Il finale di stagione cruciale
Come già accennato in principio, il forfait olimpico regala Sinner una grande occasione per difendere la prima posizione mondiale dai prossimi attacchi di Novak Djokovic e Carlos Alcaraz. Il Masters 1000 in Canada (che quest’anno si giocherà a Montreal invece che a Toronto come vuole la tradizionale alternanza annuale) rappresenta un pericolo reale per l’azzurro. Il titolo conquistato un anno fa va difeso per non rischiare di perdere la leadership nel ranking. Non giocare a Parigi consentirà di recuperare e di preparare al meglio l’appuntamento canadese, e di approfittare anche di un altro aspetto non secondario. Montreal arriverà pochi giorni dopo la fine del torneo parigino, in cui sono impegnati sia Alcaraz che Djokovic. È quindi plausibile ipotizzare che entrambi si presenteranno in Canada con diverse scorie in corpo, oppure che decidano di rinunciare per poi presentarsi direttamente a Cincinnati. Scenari che sarebbero tutti a vantaggio di Sinner. Ma non c’è solo questo. Dopo l’ostacolo canadese, il percorso sarà in discesa fino a ottobre. Il Masters 1000 di Cincinnati e gli Us Open sono appuntamenti in cui l’azzurro avrà moltissimo da guadagnare e i rivali tantissimo da perdere. Nello specifico, Djokovic avrà cambiali per 3000 punti, Alcaraz per 1320. Sinner invece solo per 190. Conservare il numero 1 del mondo in Canada e poi rafforzarlo negli Stati Uniti è un passaggio fondamentale in vista dell’autunno, il periodo più caldo per l’altoatesino.
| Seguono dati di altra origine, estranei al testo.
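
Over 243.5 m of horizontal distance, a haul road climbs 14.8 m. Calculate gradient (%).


Formula: Gradient = rise / run * 100
Gradient = 14.8 / 243.5 * 100 = 6.1%

6.1


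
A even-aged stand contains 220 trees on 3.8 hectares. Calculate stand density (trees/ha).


Formula: Stand Density = N_trees / Area_ha
Density = 220 trees / 3.8 ha
Density = 58 trees/ha

58


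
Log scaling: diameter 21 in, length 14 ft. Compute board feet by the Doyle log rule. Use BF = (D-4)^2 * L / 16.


Doyle: BF = (D - 4)^2 * L / 16
Adjusted diameter = 21 - 4 = 17 in
(D-4)^2 = 17^2 = 289
BF = 289 * 14 / 16 = 253 BF

253


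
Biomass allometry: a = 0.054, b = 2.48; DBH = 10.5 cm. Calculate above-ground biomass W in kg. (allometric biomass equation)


Formula: W = a * DBH^b  (allometric power law)
DBH^b = 10.5^2.48 = 340.8391
W = 0.054 * 340.8391 = 18.4 kg

18.4


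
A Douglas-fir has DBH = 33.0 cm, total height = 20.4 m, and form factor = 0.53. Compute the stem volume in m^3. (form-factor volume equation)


Formula: V = pi * (DBH/200)^2 * H * ff
Radius = DBH/200 = 33.0/200 = 0.165 m
Radius^2 = 0.165^2 = 0.027225 m^2
V = pi * 0.027225 * 20.4 * 0.53
V = 0.925 m^3

0.925


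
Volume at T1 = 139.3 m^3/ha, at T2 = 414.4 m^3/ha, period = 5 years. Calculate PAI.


Formula: PAI = (V_T2 - V_T1) / (T2 - T1)
Volume increment = 414.4 - 139.3 = 275.1 m^3/ha
PAI = 275.1 / 5 = 55.02 m^3/ha/year

55.02


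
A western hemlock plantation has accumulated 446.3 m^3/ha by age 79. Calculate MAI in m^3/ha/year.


Formula: MAI = Total Volume / Stand Age
MAI = 446.3 m^3/ha / 79 years
MAI = 5.65 m^3/ha/year

5.65


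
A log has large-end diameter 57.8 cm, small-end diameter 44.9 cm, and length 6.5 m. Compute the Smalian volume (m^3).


Smalian: V = (A1 + A2)/2 * L,  A = pi*(D/200)^2
A1 = pi*(57.8/200)^2 = 0.262389 m^2
A2 = pi*(44.9/200)^2 = 0.158337 m^2
V = (0.262389+0.158337)/2*6.5 = 1.3674 m^3

1.3674


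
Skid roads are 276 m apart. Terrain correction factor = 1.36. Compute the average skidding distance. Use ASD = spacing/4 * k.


Formula: ASD = (spacing / 4) * correction
Uncorrected distance = spacing / 4 = 276 / 4 = 69 m
ASD = 69 * 1.36 = 94 m

94


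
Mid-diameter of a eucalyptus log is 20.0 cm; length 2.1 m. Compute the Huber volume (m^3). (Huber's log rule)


Huber: V = Am * L,  Am = pi*(Dm/200)^2
Am = pi*(20.0/200)^2 = 0.031416 m^2
V = 0.031416*2.1 = 0.066 m^3

0.066


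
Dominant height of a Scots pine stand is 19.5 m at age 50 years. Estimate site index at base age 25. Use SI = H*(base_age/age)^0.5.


Formula: SI = H_dom * (base_age / age)^0.5
Age ratio = 25 / 50 = 0.5
sqrt(age_ratio) = 0.70711
SI = 19.5 * 0.70711 = 13.8 m

13.8


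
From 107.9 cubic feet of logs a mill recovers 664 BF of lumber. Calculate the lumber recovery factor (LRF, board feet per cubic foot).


Formula: LRF = Lumber Output (BF) / Log Input (ft^3)
LRF = 664 BF / 107.9 ft^3
LRF = 6.15 BF/ft^3

6.15


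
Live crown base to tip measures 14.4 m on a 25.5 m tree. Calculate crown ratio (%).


Formula: Crown Ratio = (Crown Length / Total Height) * 100
CR = (14.4 m / 25.5 m) * 100
CR = 0.5647 * 100 = 56.5%

56.5


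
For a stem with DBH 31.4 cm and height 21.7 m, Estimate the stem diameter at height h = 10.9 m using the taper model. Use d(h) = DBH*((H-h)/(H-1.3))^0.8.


Taper: d(h) = DBH * ((H - h) / (H - 1.3))^0.8
Numerator = H - h = 21.7 - 10.9 = 10.8 m
Denominator = H - 1.3 = 21.7 - 1.3 = 20.4 m
Ratio = 10.8 / 20.4 = 0.52941
d = 31.4 * 0.52941^0.8 = 18.9 cm

18.9


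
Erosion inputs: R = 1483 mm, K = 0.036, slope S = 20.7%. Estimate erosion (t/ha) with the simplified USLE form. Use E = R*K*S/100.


Formula: E = R * K * S / 100  (simplified USLE)
R * K = 1483 * 0.036 = 53.388
E = 53.388 * 20.7 / 100 = 11.05 t/ha

11.05


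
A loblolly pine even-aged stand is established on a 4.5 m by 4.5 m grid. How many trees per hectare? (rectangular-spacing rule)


Formula: TPH = 10000 m^2/ha / (spacing_x * spacing_y)
Area per tree = 4.5 m * 4.5 m = 20.25 m^2
TPH = 10000 / 20.25 = 494 trees/ha

494


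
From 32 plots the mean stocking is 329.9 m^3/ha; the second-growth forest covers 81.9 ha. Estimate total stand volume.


Formula: Total Volume = Mean Volume per ha * Total Area
Total Volume = 329.9 m^3/ha * 81.9 ha
Total Volume = 27019 m^3

27019


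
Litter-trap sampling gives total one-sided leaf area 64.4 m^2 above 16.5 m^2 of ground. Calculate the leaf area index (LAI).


Formula: LAI = total leaf area / ground area  (dimensionless)
LAI = 64.4 m^2 / 16.5 m^2
LAI = 3.9

3.9


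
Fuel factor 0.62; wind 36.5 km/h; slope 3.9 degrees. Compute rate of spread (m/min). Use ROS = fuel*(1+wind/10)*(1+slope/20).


Formula: ROS = fuel * (1 + wind/10) * (1 + slope/20)
Wind factor = 1 + 36.5/10 = 4.65
Slope factor = 1 + 3.9/20 = 1.195
ROS = 0.62 * 4.65 * 1.195 = 3.45 m/min

3.45


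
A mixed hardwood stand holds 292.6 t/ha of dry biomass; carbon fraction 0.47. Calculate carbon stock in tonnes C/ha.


Formula: Carbon Stock = Biomass * Carbon Fraction
C = 292.6 t/ha * 0.47
C = 137.5 t C/ha

137.5


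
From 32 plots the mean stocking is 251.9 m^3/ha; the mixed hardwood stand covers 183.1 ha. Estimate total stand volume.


Formula: Total Volume = Mean Volume per ha * Total Area
Total Volume = 251.9 m^3/ha * 183.1 ha
Total Volume = 46123 m^3

46123


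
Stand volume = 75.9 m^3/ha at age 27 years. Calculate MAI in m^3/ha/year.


Formula: MAI = Total Volume / Stand Age
MAI = 75.9 m^3/ha / 27 years
MAI = 2.81 m^3/ha/year

2.81


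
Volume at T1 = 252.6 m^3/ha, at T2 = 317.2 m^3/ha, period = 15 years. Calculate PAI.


Formula: PAI = (V_T2 - V_T1) / (T2 - T1)
Volume increment = 317.2 - 252.6 = 64.6 m^3/ha
PAI = 64.6 / 15 = 4.31 m^3/ha/year

4.31


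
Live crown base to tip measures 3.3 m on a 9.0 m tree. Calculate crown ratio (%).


Formula: Crown Ratio = (Crown Length / Total Height) * 100
CR = (3.3 m / 9.0 m) * 100
CR = 0.3667 * 100 = 36.7%

36.7


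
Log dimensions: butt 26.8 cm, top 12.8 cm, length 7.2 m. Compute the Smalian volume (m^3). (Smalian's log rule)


Smalian: V = (A1 + A2)/2 * L,  A = pi*(D/200)^2
A1 = pi*(26.8/200)^2 = 0.05641 m^2
A2 = pi*(12.8/200)^2 = 0.012868 m^2
V = (0.05641+0.012868)/2*7.2 = 0.2494 m^3

0.2494


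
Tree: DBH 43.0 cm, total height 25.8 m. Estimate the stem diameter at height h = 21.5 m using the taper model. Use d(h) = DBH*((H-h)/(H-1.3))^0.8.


Taper: d(h) = DBH * ((H - h) / (H - 1.3))^0.8
Numerator = H - h = 25.8 - 21.5 = 4.3 m
Denominator = H - 1.3 = 25.8 - 1.3 = 24.5 m
Ratio = 4.3 / 24.5 = 0.17551
d = 43.0 * 0.17551^0.8 = 10.7 cm

10.7


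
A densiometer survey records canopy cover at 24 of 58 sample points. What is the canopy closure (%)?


Formula: Canopy closure = covered points / total points * 100
Closure = 24 / 58 * 100
Closure = 0.4138 * 100 = 41.4%

41.4


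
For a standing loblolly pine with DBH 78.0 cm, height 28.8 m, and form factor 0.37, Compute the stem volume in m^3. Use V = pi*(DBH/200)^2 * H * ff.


Formula: V = pi * (DBH/200)^2 * H * ff
Radius = DBH/200 = 78.0/200 = 0.39 m
Radius^2 = 0.39^2 = 0.1521 m^2
V = pi * 0.1521 * 28.8 * 0.37
V = 5.092 m^3

5.092


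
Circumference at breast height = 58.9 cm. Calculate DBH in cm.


Formula: DBH = C / pi
DBH = 58.9 / pi
pi = 3.14159...
DBH = 18.7 cm

18.7


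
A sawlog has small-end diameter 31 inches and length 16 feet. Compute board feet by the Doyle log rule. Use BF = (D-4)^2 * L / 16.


Doyle: BF = (D - 4)^2 * L / 16
Adjusted diameter = 31 - 4 = 27 in
(D-4)^2 = 27^2 = 729
BF = 729 * 16 / 16 = 729 BF

729


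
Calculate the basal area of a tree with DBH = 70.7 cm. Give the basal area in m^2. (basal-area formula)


Formula: BA = pi * (DBH/2)^2 / 10000  (cm^2 to m^2)
Radius = DBH/2 = 70.7/2 = 35.35 cm
BA = pi * 35.35^2 / 10000
   = 3925.8049 cm^2 / 10000
   = 0.3926 m^2

0.3926


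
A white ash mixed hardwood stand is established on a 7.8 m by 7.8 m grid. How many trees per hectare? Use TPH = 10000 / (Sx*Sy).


Formula: TPH = 10000 m^2/ha / (spacing_x * spacing_y)
Area per tree = 7.8 m * 7.8 m = 60.84 m^2
TPH = 10000 / 60.84 = 164 trees/ha

164


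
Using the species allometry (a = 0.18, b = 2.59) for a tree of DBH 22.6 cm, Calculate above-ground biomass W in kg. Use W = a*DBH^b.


Formula: W = a * DBH^b  (allometric power law)
DBH^b = 22.6^2.59 = 3214.703
W = 0.18 * 3214.703 = 578.6 kg

578.6


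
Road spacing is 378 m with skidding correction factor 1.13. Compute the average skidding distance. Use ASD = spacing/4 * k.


Formula: ASD = (spacing / 4) * correction
Uncorrected distance = spacing / 4 = 378 / 4 = 94.5 m
ASD = 94.5 * 1.13 = 107 m

107


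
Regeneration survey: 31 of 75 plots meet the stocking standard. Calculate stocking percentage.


Formula: Stocking % = stocked plots / total plots * 100
Stocking = 31 / 75 * 100
Stocking = 0.4133 * 100 = 41.3%

41.3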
Quello in cui sarà necessario presentarsi al 100 per cento della condizione per gestire gli oltre 2000 punti messi insieme nel 2023.

Una scelta sensata e giusta
Di fronte a tutto quello che saranno i prossimi mesi, la scelta di Sinner di non rischiare giocando per forza a Parigi può essere condivisibile o meno, ma è sensata e giusta. A questo livello ogni minimo dettaglio può fare la differenza, e anche una “banale” tonsillite, se non gestita al meglio, può togliere giorni di allenamento preziosi. D’altronde poi, la storia del tennis è chiara: le Olimpiadi sono importanti, gli Slam e il numero 1 del mondo lo sono molto di più. Così come la Coppa Davis.